I'm running Windows 7 Ultimate 64-bit and I'm trying to change the password for my main administrator account, but I come across the following error when I click the 'Change password' button:



> The password you typed does not meet the password policy requirements. Check the minimum password length, password complexity and password history requirements.


I did some Googling and came across how to change these things under the Local Security Policy window but couldn't find anything pertaining to setting the maximum password length.
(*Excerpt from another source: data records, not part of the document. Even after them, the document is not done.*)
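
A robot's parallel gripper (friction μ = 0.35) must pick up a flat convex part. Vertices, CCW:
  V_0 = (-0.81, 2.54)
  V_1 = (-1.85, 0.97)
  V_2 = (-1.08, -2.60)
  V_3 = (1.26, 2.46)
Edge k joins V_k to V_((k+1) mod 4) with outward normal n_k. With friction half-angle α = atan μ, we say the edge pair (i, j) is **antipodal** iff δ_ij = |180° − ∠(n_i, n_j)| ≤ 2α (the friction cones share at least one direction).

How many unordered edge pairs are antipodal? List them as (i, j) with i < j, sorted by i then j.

count = 2; pairs: (0,2), (1,2)

α = atan 0.35 = 19.29°;  2α = 38.58°
n_0 = (-0.8337, +0.5522)
n_1 = (-0.9775, -0.2108)
n_2 = (+0.9076, -0.4197)
n_3 = (+0.0386, +0.9993)
  (0,1): δ = 134.31°  ·
  (0,2): δ = 8.70°  ✓
  (0,3): δ = 121.31°  ·
  (1,2): δ = 36.99°  ✓
  (1,3): δ = 75.62°  ·
  (2,3): δ = 67.40°  ·
antipodal pairs: 2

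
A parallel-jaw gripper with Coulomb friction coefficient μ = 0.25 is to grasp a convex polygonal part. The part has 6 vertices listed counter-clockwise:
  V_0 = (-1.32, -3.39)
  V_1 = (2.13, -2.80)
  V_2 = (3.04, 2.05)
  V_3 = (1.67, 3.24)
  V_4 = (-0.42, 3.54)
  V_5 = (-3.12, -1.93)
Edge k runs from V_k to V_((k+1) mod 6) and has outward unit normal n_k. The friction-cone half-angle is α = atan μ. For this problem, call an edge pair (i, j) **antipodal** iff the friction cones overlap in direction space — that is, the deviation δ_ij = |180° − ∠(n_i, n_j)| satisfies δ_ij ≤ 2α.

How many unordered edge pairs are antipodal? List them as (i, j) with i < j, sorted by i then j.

α = atan 0.25 = 14.04°;  2α = 28.07°
n_0 = (+0.1686, -0.9857)
n_1 = (+0.9828, -0.1844)
n_2 = (+0.6558, +0.7550)
n_3 = (+0.1421, +0.9899)
n_4 = (-0.8967, +0.4426)
n_5 = (-0.6299, -0.7766)
  (0,1): δ = 110.33°  ·
  (0,2): δ = 50.68°  ·
  (0,3): δ = 17.87°  ✓
  (0,4): δ = 54.02°  ·
  (0,5): δ = 131.25°  ·
  (1,2): δ = 120.35°  ·
  (1,3): δ = 87.54°  ·
  (1,4): δ = 15.64°  ✓
  (1,5): δ = 61.58°  ·
  (2,3): δ = 147.19°  ·
  (2,4): δ = 75.29°  ·
  (2,5): δ = 1.93°  ✓
  (3,4): δ = 108.10°  ·
  (3,5): δ = 30.88°  ·
  (4,5): δ = 102.77°  ·
antipodal pairs: 3

count = 3; pairs: (0,3), (1,4), (2,5)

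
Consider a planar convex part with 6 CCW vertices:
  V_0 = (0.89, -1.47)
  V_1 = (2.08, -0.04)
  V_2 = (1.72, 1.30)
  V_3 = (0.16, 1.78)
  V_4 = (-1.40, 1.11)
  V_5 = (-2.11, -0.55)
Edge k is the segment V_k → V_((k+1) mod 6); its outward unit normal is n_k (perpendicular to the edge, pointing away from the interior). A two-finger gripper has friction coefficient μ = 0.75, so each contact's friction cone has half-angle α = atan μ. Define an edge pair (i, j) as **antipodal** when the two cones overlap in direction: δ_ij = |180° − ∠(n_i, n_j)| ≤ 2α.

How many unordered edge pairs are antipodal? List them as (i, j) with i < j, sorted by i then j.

count = 7; pairs: (0,2), (0,3), (0,4), (1,4), (1,5), (2,5), (3,5)

α = atan 0.75 = 36.87°;  2α = 73.74°
n_0 = (+0.7687, -0.6397)
n_1 = (+0.9658, +0.2595)
n_2 = (+0.2941, +0.9558)
n_3 = (-0.3946, +0.9188)
n_4 = (-0.9194, +0.3933)
n_5 = (-0.2932, -0.9561)
  (0,1): δ = 125.20°  ·
  (0,2): δ = 67.34°  ✓
  (0,3): δ = 26.99°  ✓
  (0,4): δ = 16.61°  ✓
  (0,5): δ = 112.72°  ·
  (1,2): δ = 122.14°  ·
  (1,3): δ = 81.79°  ·
  (1,4): δ = 38.19°  ✓
  (1,5): δ = 57.91°  ✓
  (2,3): δ = 139.65°  ·
  (2,4): δ = 96.05°  ·
  (2,5): δ = 0.05°  ✓
  (3,4): δ = 136.40°  ·
  (3,5): δ = 40.29°  ✓
  (4,5): δ = 83.89°  ·
antipodal pairs: 7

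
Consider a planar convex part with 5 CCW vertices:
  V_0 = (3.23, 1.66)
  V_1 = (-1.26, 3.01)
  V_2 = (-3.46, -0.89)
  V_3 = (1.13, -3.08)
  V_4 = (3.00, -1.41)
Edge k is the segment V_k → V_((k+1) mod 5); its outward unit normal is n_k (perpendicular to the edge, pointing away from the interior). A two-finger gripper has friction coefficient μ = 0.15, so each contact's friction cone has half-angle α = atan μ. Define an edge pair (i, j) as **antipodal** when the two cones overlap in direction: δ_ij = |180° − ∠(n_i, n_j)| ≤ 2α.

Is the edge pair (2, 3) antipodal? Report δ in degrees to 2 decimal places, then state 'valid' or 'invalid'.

δ = 112.73°, invalid

α = atan 0.15 = 8.53°;  2α = 17.06°
edge 2: e_2 = (+4.59, -2.19);  n_2 = (-0.4306, -0.9025)
edge 3: e_3 = (+1.87, +1.67);  n_3 = (+0.6661, -0.7459)
∠(n_2, n_3) = 67.27°
δ = |180° − 67.27°| = 112.73°
112.73° > 2α = 17.06°  →  invalid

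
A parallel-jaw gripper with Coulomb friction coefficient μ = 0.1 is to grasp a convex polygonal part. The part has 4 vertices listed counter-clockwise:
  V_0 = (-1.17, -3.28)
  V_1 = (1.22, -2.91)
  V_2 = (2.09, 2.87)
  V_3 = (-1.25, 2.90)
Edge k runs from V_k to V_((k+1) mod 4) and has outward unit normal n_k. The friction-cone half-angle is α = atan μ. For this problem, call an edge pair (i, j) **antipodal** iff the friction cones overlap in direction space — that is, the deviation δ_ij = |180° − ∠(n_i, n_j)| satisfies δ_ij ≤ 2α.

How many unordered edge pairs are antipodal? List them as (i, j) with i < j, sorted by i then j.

α = atan 0.1 = 5.71°;  2α = 11.42°
n_0 = (+0.1530, -0.9882)
n_1 = (+0.9889, -0.1488)
n_2 = (+0.0090, +1.0000)
n_3 = (-0.9999, -0.0129)
  (0,1): δ = 107.36°  ·
  (0,2): δ = 9.31°  ✓
  (0,3): δ = 81.94°  ·
  (1,2): δ = 81.95°  ·
  (1,3): δ = 9.30°  ✓
  (2,3): δ = 88.74°  ·
antipodal pairs: 2

count = 2; pairs: (0,2), (1,3)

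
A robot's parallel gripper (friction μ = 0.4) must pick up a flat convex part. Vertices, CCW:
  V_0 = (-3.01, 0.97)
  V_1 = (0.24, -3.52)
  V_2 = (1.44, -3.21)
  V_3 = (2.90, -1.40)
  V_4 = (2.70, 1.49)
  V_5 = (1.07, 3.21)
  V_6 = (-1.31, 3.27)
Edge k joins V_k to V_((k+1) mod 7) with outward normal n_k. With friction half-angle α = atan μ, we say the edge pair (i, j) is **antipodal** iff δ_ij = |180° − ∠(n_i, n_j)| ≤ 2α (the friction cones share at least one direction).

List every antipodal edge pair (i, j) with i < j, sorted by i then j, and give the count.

α = atan 0.4 = 21.80°;  2α = 43.60°
n_0 = (-0.8101, -0.5863)
n_1 = (+0.2501, -0.9682)
n_2 = (+0.7783, -0.6278)
n_3 = (+0.9976, +0.0690)
n_4 = (+0.7258, +0.6879)
n_5 = (+0.0252, +0.9997)
n_6 = (-0.8042, +0.5944)
  (0,1): δ = 111.41°  ·
  (0,2): δ = 74.79°  ·
  (0,3): δ = 31.94°  ✓
  (0,4): δ = 7.56°  ✓
  (0,5): δ = 52.66°  ·
  (0,6): δ = 107.63°  ·
  (1,2): δ = 143.38°  ·
  (1,3): δ = 100.53°  ·
  (1,4): δ = 61.02°  ·
  (1,5): δ = 15.93°  ✓
  (1,6): δ = 39.05°  ✓
  (2,3): δ = 137.15°  ·
  (2,4): δ = 97.65°  ·
  (2,5): δ = 52.55°  ·
  (2,6): δ = 2.42°  ✓
  (3,4): δ = 140.50°  ·
  (3,5): δ = 95.40°  ·
  (3,6): δ = 40.43°  ✓
  (4,5): δ = 134.91°  ·
  (4,6): δ = 79.93°  ·
  (5,6): δ = 125.03°  ·
antipodal pairs: 6

count = 6; pairs: (0,3), (0,4), (1,5), (1,6), (2,6), (3,6)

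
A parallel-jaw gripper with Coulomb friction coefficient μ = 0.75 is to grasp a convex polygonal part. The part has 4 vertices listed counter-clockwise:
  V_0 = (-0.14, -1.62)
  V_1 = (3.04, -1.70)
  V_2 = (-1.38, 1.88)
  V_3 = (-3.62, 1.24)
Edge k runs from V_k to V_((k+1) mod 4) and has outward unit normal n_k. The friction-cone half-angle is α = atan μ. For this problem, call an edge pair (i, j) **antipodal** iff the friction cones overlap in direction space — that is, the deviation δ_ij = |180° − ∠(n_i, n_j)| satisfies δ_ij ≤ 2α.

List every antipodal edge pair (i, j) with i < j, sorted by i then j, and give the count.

count = 4; pairs: (0,1), (0,2), (1,3), (2,3)

α = atan 0.75 = 36.87°;  2α = 73.74°
n_0 = (-0.0251, -0.9997)
n_1 = (+0.6294, +0.7771)
n_2 = (-0.2747, +0.9615)
n_3 = (-0.6349, -0.7726)
  (0,1): δ = 37.56°  ✓
  (0,2): δ = 17.39°  ✓
  (0,3): δ = 142.03°  ·
  (1,2): δ = 125.05°  ·
  (1,3): δ = 0.41°  ✓
  (2,3): δ = 55.36°  ✓
antipodal pairs: 4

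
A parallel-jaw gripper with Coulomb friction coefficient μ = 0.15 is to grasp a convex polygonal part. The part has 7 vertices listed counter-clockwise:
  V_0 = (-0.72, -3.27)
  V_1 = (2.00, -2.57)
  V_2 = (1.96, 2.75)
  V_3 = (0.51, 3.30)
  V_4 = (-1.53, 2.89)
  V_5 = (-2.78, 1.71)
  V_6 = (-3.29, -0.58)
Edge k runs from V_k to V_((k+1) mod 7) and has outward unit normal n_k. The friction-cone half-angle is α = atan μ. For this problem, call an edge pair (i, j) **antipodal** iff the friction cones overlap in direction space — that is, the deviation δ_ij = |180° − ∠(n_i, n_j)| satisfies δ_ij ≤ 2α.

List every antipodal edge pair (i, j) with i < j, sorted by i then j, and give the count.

α = atan 0.15 = 8.53°;  2α = 17.06°
n_0 = (+0.2492, -0.9684)
n_1 = (+1.0000, +0.0075)
n_2 = (+0.3547, +0.9350)
n_3 = (-0.1970, +0.9804)
n_4 = (-0.6865, +0.7272)
n_5 = (-0.9761, +0.2174)
n_6 = (-0.7231, -0.6908)
  (0,1): δ = 104.00°  ·
  (0,2): δ = 35.20°  ·
  (0,3): δ = 3.07°  ✓
  (0,4): δ = 28.92°  ·
  (0,5): δ = 63.01°  ·
  (0,6): δ = 119.26°  ·
  (1,2): δ = 111.20°  ·
  (1,3): δ = 79.07°  ·
  (1,4): δ = 47.08°  ·
  (1,5): δ = 12.99°  ✓
  (1,6): δ = 43.26°  ·
  (2,3): δ = 147.86°  ·
  (2,4): δ = 115.88°  ·
  (2,5): δ = 81.78°  ·
  (2,6): δ = 25.53°  ·
  (3,4): δ = 148.01°  ·
  (3,5): δ = 113.92°  ·
  (3,6): δ = 57.67°  ·
  (4,5): δ = 145.91°  ·
  (4,6): δ = 89.66°  ·
  (5,6): δ = 123.75°  ·
antipodal pairs: 2

count = 2; pairs: (0,3), (1,5)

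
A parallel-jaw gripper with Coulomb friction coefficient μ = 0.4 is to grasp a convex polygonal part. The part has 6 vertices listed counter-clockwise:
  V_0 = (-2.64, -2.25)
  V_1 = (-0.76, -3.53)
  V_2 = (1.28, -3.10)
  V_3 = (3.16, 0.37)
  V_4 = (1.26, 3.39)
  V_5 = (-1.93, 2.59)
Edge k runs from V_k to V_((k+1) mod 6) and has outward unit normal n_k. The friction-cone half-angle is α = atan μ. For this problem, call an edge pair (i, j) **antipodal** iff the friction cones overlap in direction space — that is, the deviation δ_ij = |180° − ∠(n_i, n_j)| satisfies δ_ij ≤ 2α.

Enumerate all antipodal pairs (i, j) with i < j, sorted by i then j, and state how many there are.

count = 4; pairs: (0,3), (1,4), (2,5), (3,5)

α = atan 0.4 = 21.80°;  2α = 43.60°
n_0 = (-0.5628, -0.8266)
n_1 = (+0.2063, -0.9785)
n_2 = (+0.8792, -0.4764)
n_3 = (+0.8464, +0.5325)
n_4 = (-0.2433, +0.9700)
n_5 = (-0.9894, +0.1451)
  (0,1): δ = 133.85°  ·
  (0,2): δ = 84.20°  ·
  (0,3): δ = 23.58°  ✓
  (0,4): δ = 48.33°  ·
  (0,5): δ = 115.90°  ·
  (1,2): δ = 130.35°  ·
  (1,3): δ = 69.73°  ·
  (1,4): δ = 2.18°  ✓
  (1,5): δ = 69.75°  ·
  (2,3): δ = 119.38°  ·
  (2,4): δ = 47.47°  ·
  (2,5): δ = 20.10°  ✓
  (3,4): δ = 108.10°  ·
  (3,5): δ = 40.52°  ✓
  (4,5): δ = 112.42°  ·
antipodal pairs: 4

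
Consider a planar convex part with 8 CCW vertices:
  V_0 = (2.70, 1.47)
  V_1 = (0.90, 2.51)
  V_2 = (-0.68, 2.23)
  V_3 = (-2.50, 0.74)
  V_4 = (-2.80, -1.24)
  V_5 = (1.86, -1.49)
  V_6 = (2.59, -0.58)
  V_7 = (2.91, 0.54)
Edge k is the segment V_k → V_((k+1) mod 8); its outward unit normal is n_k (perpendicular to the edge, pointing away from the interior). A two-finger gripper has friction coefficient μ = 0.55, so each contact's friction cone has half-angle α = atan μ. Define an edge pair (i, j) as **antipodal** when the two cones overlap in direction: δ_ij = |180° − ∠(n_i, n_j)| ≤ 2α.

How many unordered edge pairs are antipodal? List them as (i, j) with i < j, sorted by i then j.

count = 9; pairs: (0,4), (1,4), (1,5), (2,4), (2,5), (2,6), (3,5), (3,6), (3,7)

α = atan 0.55 = 28.81°;  2α = 57.62°
n_0 = (+0.5003, +0.8659)
n_1 = (-0.1745, +0.9847)
n_2 = (-0.6335, +0.7738)
n_3 = (-0.9887, +0.1498)
n_4 = (-0.0536, -0.9986)
n_5 = (+0.7800, -0.6257)
n_6 = (+0.9615, -0.2747)
n_7 = (+0.9754, +0.2203)
  (0,1): δ = 139.93°  ·
  (0,2): δ = 110.68°  ·
  (0,3): δ = 68.60°  ·
  (0,4): δ = 26.95°  ✓
  (0,5): δ = 81.28°  ·
  (0,6): δ = 104.07°  ·
  (0,7): δ = 132.74°  ·
  (1,2): δ = 150.74°  ·
  (1,3): δ = 108.66°  ·
  (1,4): δ = 13.12°  ✓
  (1,5): δ = 41.21°  ✓
  (1,6): δ = 64.01°  ·
  (1,7): δ = 92.68°  ·
  (2,3): δ = 137.92°  ·
  (2,4): δ = 42.38°  ✓
  (2,5): δ = 11.96°  ✓
  (2,6): δ = 34.75°  ✓
  (2,7): δ = 63.42°  ·
  (3,4): δ = 84.46°  ·
  (3,5): δ = 30.12°  ✓
  (3,6): δ = 7.33°  ✓
  (3,7): δ = 21.34°  ✓
  (4,5): δ = 125.67°  ·
  (4,6): δ = 102.87°  ·
  (4,7): δ = 74.20°  ·
  (5,6): δ = 157.21°  ·
  (5,7): δ = 128.54°  ·
  (6,7): δ = 151.33°  ·
antipodal pairs: 9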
If it helps at all I actually have a Yubikey. If you don't know what it is, then long story short this is a security-centric USB device, and it can be configured to punch out the same static text string everytime if you wish (it acts like a very secure keyboard, basically). This is what I've done with mine and I currently have it set to punch out a 64-character string which I would like to use as my password (much better security ). But entering this gives me the above error which brings me here to ask for some help. I'm quite proficient with computers but this one has me stumped .

Any help would be appreciated. Thanks .


----------



## spunk.funk (May 13, 2010)

Well it's supposed to be 128 characters but it's really 32 characters.


----------



## jonf (Jul 30, 2009)

spunk.funk said:


> Well it's supposed to be 128 characters but it's really 32 characters.


Does that still apply even to Windows 7? Weird . Thanks for the info.


----------



## spunk.funk (May 13, 2010)

Seems to be so. You are welcome!


----------